La carencia de medios económicos
y el desconocimiento de personas con la suficiente influencia para conseguir
los informes requeridos por la orden de 28 de octubre de 1749, fueron los
principales factores que determinaron que se mantuviera a algo más de tres mil
gitanos y gitanas en los depósitos provisionales, en espera de ser transferidos
a los arsenales y a las casas de misericordia. A todos ellos no les quedó más
esperanza que aventurarse a una fuga incierta o insistir en la obtención del
perdón real, pues una vez quedaron recluidos en sus destinos definitivos,
apenas se produjeron concesiones de libertad.

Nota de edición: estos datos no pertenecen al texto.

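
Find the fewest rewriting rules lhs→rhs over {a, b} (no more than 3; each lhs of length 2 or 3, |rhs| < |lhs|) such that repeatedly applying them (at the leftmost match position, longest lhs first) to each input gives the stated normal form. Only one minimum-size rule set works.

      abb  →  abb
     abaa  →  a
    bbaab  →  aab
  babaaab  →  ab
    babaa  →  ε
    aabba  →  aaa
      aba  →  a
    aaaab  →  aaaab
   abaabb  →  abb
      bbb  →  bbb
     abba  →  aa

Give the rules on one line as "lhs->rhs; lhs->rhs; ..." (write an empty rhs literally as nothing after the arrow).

ba->; baa->; bba->a

  | abb
  | abaa => a
  | bbaab => aab
  | babaaab => baaab => ab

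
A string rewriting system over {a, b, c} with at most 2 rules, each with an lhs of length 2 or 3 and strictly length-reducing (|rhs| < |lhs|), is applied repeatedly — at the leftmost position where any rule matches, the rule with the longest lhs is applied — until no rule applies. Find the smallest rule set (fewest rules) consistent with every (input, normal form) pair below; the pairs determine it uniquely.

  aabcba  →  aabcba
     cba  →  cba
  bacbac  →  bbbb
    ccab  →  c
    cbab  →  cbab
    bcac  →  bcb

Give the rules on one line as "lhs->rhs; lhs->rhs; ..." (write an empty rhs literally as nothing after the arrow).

  | aabcba
  | cba
  | bacbac => bbbac => bbbb
  | ccab => c

ac->b; cab->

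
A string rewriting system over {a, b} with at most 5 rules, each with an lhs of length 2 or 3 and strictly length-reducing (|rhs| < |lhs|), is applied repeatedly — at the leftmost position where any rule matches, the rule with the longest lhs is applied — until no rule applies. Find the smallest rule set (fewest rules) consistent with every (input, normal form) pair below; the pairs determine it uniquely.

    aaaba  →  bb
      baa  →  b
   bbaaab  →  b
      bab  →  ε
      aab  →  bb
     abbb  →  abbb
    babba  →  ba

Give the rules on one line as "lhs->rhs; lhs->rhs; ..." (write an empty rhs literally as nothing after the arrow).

aa->; aab->bb; aba->bb; bab->

  | aaaba => aba => bb
  | baa => b
  | bbaaab => bbab => b
  | bab => ε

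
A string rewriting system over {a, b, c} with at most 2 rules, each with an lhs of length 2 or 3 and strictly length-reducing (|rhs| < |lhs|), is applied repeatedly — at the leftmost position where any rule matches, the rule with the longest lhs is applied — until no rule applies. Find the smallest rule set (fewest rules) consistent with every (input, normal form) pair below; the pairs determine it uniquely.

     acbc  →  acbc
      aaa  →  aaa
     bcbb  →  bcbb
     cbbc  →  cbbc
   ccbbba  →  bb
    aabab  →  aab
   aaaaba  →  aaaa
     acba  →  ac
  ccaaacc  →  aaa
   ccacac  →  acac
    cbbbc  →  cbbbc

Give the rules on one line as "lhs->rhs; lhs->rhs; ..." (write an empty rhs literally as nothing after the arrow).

ba->; cc->

  | acbc
  | aaa
  | bcbb
  | cbbc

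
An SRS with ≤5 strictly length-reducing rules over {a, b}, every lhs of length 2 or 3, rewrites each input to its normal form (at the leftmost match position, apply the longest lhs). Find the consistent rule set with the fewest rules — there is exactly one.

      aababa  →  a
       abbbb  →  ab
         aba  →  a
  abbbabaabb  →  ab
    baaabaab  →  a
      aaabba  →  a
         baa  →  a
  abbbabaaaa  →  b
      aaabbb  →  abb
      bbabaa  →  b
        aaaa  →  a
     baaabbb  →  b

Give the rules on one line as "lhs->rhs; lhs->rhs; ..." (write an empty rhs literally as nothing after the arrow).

  | aababa => bbaba => baa => a
  | abbbb => ab
  | aba => a
  | abbbabaabb => aabaabb => bbaabb => babb => ab

aa->b; ba->; bab->a; bbb->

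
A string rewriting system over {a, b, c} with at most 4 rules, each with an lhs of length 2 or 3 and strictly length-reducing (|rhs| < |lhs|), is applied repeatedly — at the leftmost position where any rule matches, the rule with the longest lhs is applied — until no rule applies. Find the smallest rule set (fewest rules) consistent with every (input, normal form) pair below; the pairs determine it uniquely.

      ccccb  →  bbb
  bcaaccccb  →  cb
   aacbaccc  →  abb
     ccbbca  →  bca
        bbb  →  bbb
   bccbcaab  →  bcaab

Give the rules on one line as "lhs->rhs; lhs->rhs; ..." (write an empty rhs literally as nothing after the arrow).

  | ccccb => bccb => bbb
  | bcaaccccb => bcacccb => bcccb => bbcb => cb
  | aacbaccc => abaccc => abcc => abb
  | ccbbca => bbbca => bca

ac->; bbc->c; cc->b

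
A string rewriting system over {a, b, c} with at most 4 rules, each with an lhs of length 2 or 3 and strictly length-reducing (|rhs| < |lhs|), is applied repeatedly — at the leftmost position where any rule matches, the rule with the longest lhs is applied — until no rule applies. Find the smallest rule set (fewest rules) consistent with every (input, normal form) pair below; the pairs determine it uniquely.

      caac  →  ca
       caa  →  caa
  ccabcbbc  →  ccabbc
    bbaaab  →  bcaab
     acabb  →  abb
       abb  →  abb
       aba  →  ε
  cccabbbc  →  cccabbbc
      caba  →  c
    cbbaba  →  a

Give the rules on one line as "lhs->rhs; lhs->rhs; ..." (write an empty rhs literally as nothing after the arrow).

ac->; ba->c; cb->

  | caac => ca
  | caa
  | ccabcbbc => ccabbc
  | bbaaab => bcaab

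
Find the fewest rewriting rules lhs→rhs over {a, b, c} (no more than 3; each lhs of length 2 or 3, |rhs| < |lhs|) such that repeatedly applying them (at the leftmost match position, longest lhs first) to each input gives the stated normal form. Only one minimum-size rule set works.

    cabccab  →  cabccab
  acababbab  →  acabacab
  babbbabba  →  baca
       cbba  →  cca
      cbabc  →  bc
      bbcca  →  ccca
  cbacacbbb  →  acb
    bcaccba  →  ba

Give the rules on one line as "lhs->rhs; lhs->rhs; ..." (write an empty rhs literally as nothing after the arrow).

  | cabccab
  | acababbab => acabacab
  | babbbabba => bacbabba => babba => baca
  | cbba => cca

bb->c; cac->a; cba->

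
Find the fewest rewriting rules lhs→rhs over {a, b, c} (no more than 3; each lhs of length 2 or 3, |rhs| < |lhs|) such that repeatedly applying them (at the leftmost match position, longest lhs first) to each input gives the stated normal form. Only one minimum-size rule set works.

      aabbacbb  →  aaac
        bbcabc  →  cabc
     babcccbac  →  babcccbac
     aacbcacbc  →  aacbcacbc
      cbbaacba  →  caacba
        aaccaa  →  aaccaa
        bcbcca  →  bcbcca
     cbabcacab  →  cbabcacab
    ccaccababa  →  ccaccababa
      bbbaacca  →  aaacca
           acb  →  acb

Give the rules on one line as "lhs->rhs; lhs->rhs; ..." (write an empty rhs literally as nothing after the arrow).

bb->; bbb->a

  | aabbacbb => aaacbb => aaac
  | bbcabc => cabc
  | babcccbac
  | aacbcacbc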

Ensenada quiso cerrar toda esperanza y ordenó a los
intendentes de los tres departamentos marítimos, que no dejaran a nadie en
libertad, aun quedando inútiles para el trabajo. Sin embargo, las dudas y las consultas
continuaron, por lo que esta disposición hubo de repetirla aun de forma más
tajante el 23 de agosto de 1757, al dictaminar contundentemente que no se
admitiera “recurso alguno sobre libertad de ellos (los arsenales) a los
gitanos, por estar resuelta su permanencia allí hasta que fallecieran”.
Olvidados durante años,
Carlos III concedió la libertad a los supervivientes, pero el daño producido ya
era incalculable. Se agravó la pobreza y la exclusión, causando una profunda brecha entre las comunidades paya y gitana.
FUENTE: MARTÍNEZ MARTÍNEZ, Manuel. Los gitanos y las gitanas de España a mediados del siglo XVIII. El fracaso de un proyecto de exterminio, Almería: Universidad de Almería, 2014.